Pence, in particular, is seen in the Foreign Office as key moderating influence. The incoming vice president voiced his agreement when Johnson spelled out the importance of the U.K.-U.S. relationship in tackling ISIS in Syria and standing up to Russian aggression.
However, there is an acceptance that despite its vote to exit the EU last June, the U.K. may now have more in common with other European capitals on foreign policy than Washington — particularly on sanctions against Russia.
Big Oil in the White House
While it is remains from clear how much — or even if — relations between the U.S. and Russia will truly improve during Trump’s presidency, there seemed to be a dawning realization in Europe that the administration taking shape was perhaps the most pro-Big Business White House in history.
On that front, some of Mr. Tillerson’s fellow titans in the oil business praised his selection.

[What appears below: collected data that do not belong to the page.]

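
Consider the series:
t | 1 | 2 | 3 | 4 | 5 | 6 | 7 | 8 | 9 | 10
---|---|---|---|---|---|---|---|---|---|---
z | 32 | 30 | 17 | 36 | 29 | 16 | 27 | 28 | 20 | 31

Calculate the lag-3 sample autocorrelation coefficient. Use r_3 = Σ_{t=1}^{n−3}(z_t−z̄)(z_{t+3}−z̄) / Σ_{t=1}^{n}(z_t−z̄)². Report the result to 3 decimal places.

0.592

Mean z̄ = (32 + 30 + 17 + 36 + 29 + 16 + 27 + 28 + 20 + 31)/10 = 26.6000
Numerator Σ_{t=1}^{7}(z_t−z̄)(z_{t+3}−z̄) = 239.5200
Denominator Σ(z_t−z̄)² = 404.4000
r_3 = 239.5200 / 404.4000 = 0.592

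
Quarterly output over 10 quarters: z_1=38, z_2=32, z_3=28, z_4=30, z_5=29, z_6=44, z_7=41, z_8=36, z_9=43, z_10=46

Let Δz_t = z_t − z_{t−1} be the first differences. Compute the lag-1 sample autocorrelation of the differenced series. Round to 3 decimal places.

First differences Δz: -6, -4, 2, -1, 15, -3, -5, 7, 3
Mean of differences = 0.8889
Numerator Σ(Δz_t−Δz̄)(Δz_{t+1}−Δz̄) = -55.5679
Denominator Σ(Δz_t−Δz̄)² = 366.8889
r_1(Δz) = -55.5679 / 366.8889 = -0.151

-0.151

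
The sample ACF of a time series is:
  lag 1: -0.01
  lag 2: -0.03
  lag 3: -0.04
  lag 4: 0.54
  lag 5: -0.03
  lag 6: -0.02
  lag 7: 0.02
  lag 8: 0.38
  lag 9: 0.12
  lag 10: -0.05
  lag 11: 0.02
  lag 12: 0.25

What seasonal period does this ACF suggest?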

Tillerson is “widely respected, is a person who knows how to listen and find compromises” and his appointment is “positive,” Claudio De Scalzi, the chief executive of the Italian, state-controlled oil company Eni, said in New York according to Ansa, the Italian news agency.
In 2013, Putin awarded the “Friendship of Russia” to Tillerson, and Paolo Scaroni, the director general of Eni, at the same ceremony.
In Moscow, predictably perhaps, there was effusive praise for the president-elect’s selection.
“The head of Exxon, Tillerson is Trump’s choice for the post of secretary of state,” Alexey Pushkov, a Russian senator, posted on Twitter. “He has worked a lot with Russia. This choice confirms Trump’s seriousness.”
In a follow-up post, Pushkov, who was chief of the Russian Parliament’s foreign affairs committee before joining the Senate, wrote: “McCain, Rubio and Co. are opponents of Trump. That’s why their efforts to derail the appointment of Tillerson played in his favor. Yes, and Trump is no coward.”
Pierre Briançon in Paris, Tom McTague in London, Janosch Delcker in Berlin, and Cynthia Kroet, Jacopo Barigazzi and Quentin Ariès in Brussels contributed reporting to this article.